Birdman
Birdman ou A Inesperada Virtude da Ignorância (Birdman or The Unexpected Virtue of Ignorance, 2014), de Alexandro Gonzáles Iñárritu
Quando foi interrompida a parceria entre o diretor Alejandro Gonzáles Iñárritu e o roteirista de seus três primeiros longas, Guillermo Arriaga, surgiu a esperança de que a obra do cineasta conseguisse subsequentemente se afastar da noção de fatalismo e das ambições de transcendência da realidade que a impregnavam até então e que se repetiam em outros roteiros construídos por Arriaga. A chegada de Biutiful (2010) frustrou tais expectativas, demonstrando que a visão de mundo de Iñárritu já se encontrava contaminada de forma irreversível pelas características citadas.

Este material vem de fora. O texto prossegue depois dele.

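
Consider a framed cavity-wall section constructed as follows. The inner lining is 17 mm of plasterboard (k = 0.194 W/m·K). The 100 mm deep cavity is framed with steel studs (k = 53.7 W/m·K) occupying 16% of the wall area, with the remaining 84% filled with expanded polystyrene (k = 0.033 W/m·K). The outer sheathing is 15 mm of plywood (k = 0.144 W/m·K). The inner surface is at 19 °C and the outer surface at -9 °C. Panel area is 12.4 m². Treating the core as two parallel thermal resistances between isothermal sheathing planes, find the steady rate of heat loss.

Sheathing layers in series; stud and cavity paths in parallel between them.
R_inner = 0.017/(0.194×12.4) = 0.007067 K/W
R_stud  = 0.1/(53.7×0.16×12.4) = 9.386×10^-4 K/W
R_cav   = 0.1/(0.033×0.84×12.4) = 0.2909 K/W
1/R_core = 1/R_stud + 1/R_cav → R_core = 9.356×10^-4 K/W
R_outer = 0.015/(0.144×12.4) = 0.008401 K/W
R_total = 0.0164 K/W
Q = ΔT/R_total = 28/0.0164

Q ≈ 1710 W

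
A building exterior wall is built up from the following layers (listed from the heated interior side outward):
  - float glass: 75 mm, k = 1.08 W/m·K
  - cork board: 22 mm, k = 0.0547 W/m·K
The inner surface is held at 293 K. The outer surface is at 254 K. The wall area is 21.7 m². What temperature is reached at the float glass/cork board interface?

Treating each layer as a thermal resistance in series:
R_float glass = L/(kA) = 0.075/(1.08×21.7) = 0.0032 K/W
R_cork board = L/(kA) = 0.022/(0.0547×21.7) = 0.01853 K/W
R_total = 0.02173 K/W;  Q = ΔT/R_total = 39/0.02173 = 1794 W
T_interface = T_inner − Q·ΣR(inner→interface) = 293 − 1790×0.0032

T ≈ 287 K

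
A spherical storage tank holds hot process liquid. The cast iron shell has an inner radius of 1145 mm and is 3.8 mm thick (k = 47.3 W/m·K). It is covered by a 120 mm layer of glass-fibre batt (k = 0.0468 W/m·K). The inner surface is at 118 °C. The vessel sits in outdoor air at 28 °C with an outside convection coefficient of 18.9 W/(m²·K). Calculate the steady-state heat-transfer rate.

Each spherical layer contributes R = (1/r_i − 1/r_o)/(4πk):
R_cast iron shell = (1/1.145 − 1/1.1488)/(4π×47.3) = 4.86×10^-6 K/W
R_glass-fibre batt = (1/1.1488 − 1/1.2688)/(4π×0.0468) = 0.14 K/W
R_outer film = 1/(h·4πr_o²) = 1/(18.9×4π×1.2688²) = 0.002615 K/W
R_total = 0.1426 K/W
Q = ΔT/R_total = 90/0.1426

Q ≈ 631 W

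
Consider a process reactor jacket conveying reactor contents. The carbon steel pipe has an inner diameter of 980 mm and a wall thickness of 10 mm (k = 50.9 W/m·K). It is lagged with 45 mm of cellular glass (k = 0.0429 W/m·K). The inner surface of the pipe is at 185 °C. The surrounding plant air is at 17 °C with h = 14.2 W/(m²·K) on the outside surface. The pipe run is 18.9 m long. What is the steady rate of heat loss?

Per-layer cylindrical resistances, series-summed:
R_carbon steel pipe wall = ln(500/490)/(2π×50.9×18.9) = 3.342×10^-6 K/W
R_cellular glass = ln(545/500)/(2π×0.0429×18.9) = 0.01692 K/W
R_outer film = 1/(h_o·2πr_oL) = 1/(14.2×2π×0.545×18.9) = 0.001088 K/W
R_total = 0.01801 K/W
Q = ΔT/R_total = 168/0.01801

Q ≈ 9330 W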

Há que se louvar, ao menos partindo de uma percepção inicial, que aquela que parecia ser a proposta original do argumento de Birdman trouxesse alguns elementos de renovação à obra do mexicano. Teríamos aí uma comédia que, partindo de um universo de atores, faria uma crítica supostamente afiada que se estenderia à indústria americana do entretenimento como um todo. O arquetípico protagonista, ator hoje esquecido, que se consagrara como astro em filmes sobre um superherói, e que sonha em retomar o prestígio dirigindo e protagonizando uma peça dramática na Broadway, parece dar panos para manga em fornecer um desenvolvimento às aparentes idéias e ambições do argumento, caso estas fossem impregnadas do humor e ironia a elas adequado. A escalação de Michael Keaton para viver (e poucas vezes o termo se encaixaria tão bem na seleção de um ator para um papel) o protagonista Riggan Thomson se mostra de uma felicidade ímpar, em função não somente do talento do intérprete, como também pelos possíveis paralelos a serem explorados pelas trajetórias de ator e personagem.

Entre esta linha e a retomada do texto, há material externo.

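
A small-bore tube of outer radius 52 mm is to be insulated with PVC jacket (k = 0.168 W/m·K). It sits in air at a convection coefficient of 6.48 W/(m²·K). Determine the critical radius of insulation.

r_cr ≈ 25.9 mm

For a cylinder r_cr = k/h = 0.168/6.48
r_cr = 25.9 mm; since the bare radius (52 mm) is above r_cr, any added insulation will reduce heat loss.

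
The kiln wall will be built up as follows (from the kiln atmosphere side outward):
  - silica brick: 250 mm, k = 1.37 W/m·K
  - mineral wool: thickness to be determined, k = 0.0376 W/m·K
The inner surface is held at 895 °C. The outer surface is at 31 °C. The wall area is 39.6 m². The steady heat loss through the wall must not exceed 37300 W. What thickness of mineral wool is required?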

Os momentos iniciais do filme conseguem transmitir uma boa imersão no universo de Riggan e do teatro onde ensaia seu espetáculo a poucos dias da estréia. Temos um roteiro (escrito por Iñárritu e outros 3 parceiros) que parece privilegiar a palavra, aparentemente se encaixando numa proposta “teatral” do cineasta, que optou por filmar em apenas um longo aparente plano-sequência. Com o andamento de Birdman, o que passamos a observar no entanto, é que a maioria das propostas idealizadas não conseguem fluir em toda sua plenitude.

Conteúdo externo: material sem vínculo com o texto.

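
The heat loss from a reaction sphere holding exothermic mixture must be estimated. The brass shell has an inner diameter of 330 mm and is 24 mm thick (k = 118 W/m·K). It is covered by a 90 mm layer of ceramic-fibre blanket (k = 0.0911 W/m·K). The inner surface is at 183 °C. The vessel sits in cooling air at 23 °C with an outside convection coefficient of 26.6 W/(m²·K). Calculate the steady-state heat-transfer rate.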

Há uma indecisão patente no que se refere à composição de muitos personagens (a atriz de Naomi Watts ou o empresário de Zach Galafianakis, por exemplo) que, assim como Riggan, se propõem arquétipos, mas pouco conseguem elevar-se acima do patamar dos clichês. Ou se situar ainda abaixo deles, como é o caso da irascível crítica teatral, que exagera a tão decantada e preconceituosa visão negativa do resenhista como uma figura rancorosa e parcial. Mesmo que muitas situações e diálogos se apresentem minimamente interessantes ao longo dos dois terços iniciais de projeção, muita coisa vai se perdendo ao longo do filme. Não somente as idéias originais, mas também personagens,como o ator vivido por Edward Norton, cuja proposta de complementação-oposição a Riggan por vezes o torna tão ou mais interessante que o protagonista, que simplesmente desaparece depois das cenas em que atinge uma certa plenitude, aquelas nas quais interage com a filha, vivida por Emma Stone. Se o momento em que Riggan caminha despido pela multidão da Broadway parece sintetizar em poucos minutos toda a proposta de Birdman, quase tudo que vem a seguir, com a caracterização cada vez mais explícita da esquizofrenia de Riggan, parece desnecessário e redundante, causando a impressão de pouco ou nada acrescentar ao que foi mostrado até então, chegando, em muitos momentos, a quase pôr tudo abaixo.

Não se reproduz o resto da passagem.